Les premiers pas d’un prisonnier à Roanne

Les centres de détention* pour les peines longues ont la réputation d’offrir de meilleures conditions de vie que les maisons d’arrêt. Deux mois après l’ouverture du celui de Roanne, nous sommes entrés en contact avec un de ses détenus, pour recueillir ses impressions. Son constat est mitigé.

Mehdi n’a pas la haine mais porte l’échec de la première moitié de sa vie. Il a été condamné à plusieurs années de prison. Après un séjour à la prison Saint-Paul /Saint-Joseph, il est arrivé le 26 janvier dernier à la maison de détention de Roanne. Un établissement flambant neuf, sorti de terre en deux ans au milieu de champs et d’une zone d’activité. Du béton partout, des barbelés, mais surtout un impressionnant silence pour ce lieu d’enfermement pouvant accueillir 600 détenus. Le jour de son transfert, son camion fourgon a été arrêté quelques minutes par des syndicalistes de la prison : ils protestaient contre des centaines de malfaçons dans cette construction issue d’un partenariat public-privé, avec le groupe Eiffage : “chantier bâclé” disaient-ils.

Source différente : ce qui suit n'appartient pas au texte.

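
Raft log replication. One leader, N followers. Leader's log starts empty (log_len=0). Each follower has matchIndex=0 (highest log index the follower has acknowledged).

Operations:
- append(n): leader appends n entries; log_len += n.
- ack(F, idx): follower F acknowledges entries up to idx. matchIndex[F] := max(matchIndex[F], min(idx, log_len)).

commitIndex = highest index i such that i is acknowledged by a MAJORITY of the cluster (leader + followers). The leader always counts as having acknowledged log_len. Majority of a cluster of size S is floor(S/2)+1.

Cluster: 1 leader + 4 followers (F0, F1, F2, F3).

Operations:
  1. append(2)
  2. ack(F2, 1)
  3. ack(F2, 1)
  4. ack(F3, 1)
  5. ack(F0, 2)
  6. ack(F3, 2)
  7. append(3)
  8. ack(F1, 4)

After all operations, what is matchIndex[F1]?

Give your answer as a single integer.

Op 1: append 2 -> log_len=2
Op 2: F2 acks idx 1 -> match: F0=0 F1=0 F2=1 F3=0; commitIndex=0
Op 3: F2 acks idx 1 -> match: F0=0 F1=0 F2=1 F3=0; commitIndex=0
Op 4: F3 acks idx 1 -> match: F0=0 F1=0 F2=1 F3=1; commitIndex=1
Op 5: F0 acks idx 2 -> match: F0=2 F1=0 F2=1 F3=1; commitIndex=1
Op 6: F3 acks idx 2 -> match: F0=2 F1=0 F2=1 F3=2; commitIndex=2
Op 7: append 3 -> log_len=5
Op 8: F1 acks idx 4 -> match: F0=2 F1=4 F2=1 F3=2; commitIndex=2

Answer: 4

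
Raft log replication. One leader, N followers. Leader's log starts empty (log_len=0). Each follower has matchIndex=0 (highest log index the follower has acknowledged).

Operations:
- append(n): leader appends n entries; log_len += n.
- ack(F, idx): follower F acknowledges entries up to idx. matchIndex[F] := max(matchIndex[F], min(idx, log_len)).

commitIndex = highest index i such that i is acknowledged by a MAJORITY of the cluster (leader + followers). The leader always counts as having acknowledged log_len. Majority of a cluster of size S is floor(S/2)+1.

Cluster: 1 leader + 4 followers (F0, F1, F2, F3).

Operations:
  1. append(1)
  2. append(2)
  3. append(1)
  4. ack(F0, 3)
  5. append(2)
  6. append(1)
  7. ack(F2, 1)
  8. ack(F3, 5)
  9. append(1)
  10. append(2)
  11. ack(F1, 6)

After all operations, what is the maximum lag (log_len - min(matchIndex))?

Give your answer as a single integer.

Op 1: append 1 -> log_len=1
Op 2: append 2 -> log_len=3
Op 3: append 1 -> log_len=4
Op 4: F0 acks idx 3 -> match: F0=3 F1=0 F2=0 F3=0; commitIndex=0
Op 5: append 2 -> log_len=6
Op 6: append 1 -> log_len=7
Op 7: F2 acks idx 1 -> match: F0=3 F1=0 F2=1 F3=0; commitIndex=1
Op 8: F3 acks idx 5 -> match: F0=3 F1=0 F2=1 F3=5; commitIndex=3
Op 9: append 1 -> log_len=8
Op 10: append 2 -> log_len=10
Op 11: F1 acks idx 6 -> match: F0=3 F1=6 F2=1 F3=5; commitIndex=5

Answer: 9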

Pour Mehdi, sa nouvelle prison est un progrès. Venant de Perrache, il n’a pas oublié l’état catastrophique de l’hygiène des sanitaires, les étés suffocants avec ventilateurs à fond et fenêtres ouvertes pour les trois détenus. À Roanne, il est seul dans sa cellule de huit mètres carrés, avec une télévision écran plat. Le matin il regarde les informations sur I-Télé et BFM; inimaginable quelques mois plus tôt. Pour prévenir les surveillants, il se sert d’un interphone ; finis les coups sur la porte et les cris pour les appeler. Il tutoie certains et reste sceptique sur les autres : “Ceux qui débutent et sortent de l’école sont agressifs, ils nous regardent comme des prisonniers, pas comme des hommes”.

Mehdi est l’un des mieux jugés par les surveillants ; son caractère positif tranche avec celui d’un grand nombre des autres détenus. Il affirme bien dormir, sans drogue et sans médicament malgré une literie de mauvaise qualité et une isolation qui laisse à désirer : “j’entends tout, la chasse d’eau, la télé et la musique de mes voisins”, regrette-t-il. Il rêve de liberté mais surtout d’un système entièrement repensé pour la réinsertion. Pour éviter de trop cogiter, il fait du sport le matin et distribue la nourriture deux fois par jour en passant les plateaux repas dans des barquettes plastiques : “C’est un moyen de communiquer avec eux et de faire passer des messages”. Le reste du temps, il prie, regarde la télévision et joue aux cartes et aux échecs avec des camarades. Quand il rentre dans sa cellule, il peut prendre une douche pendant des heures. La prison de Perrache est un vieux souvenir.

*Le distingo : Les maisons d’arrêt reçoivent les prévenus en attente de jugement et les condamnés dont la peine, ou le reliquat de peine, est inférieure à un an (en principe). Les centres de détention enferment les personnes condamnées à des peines plus longues.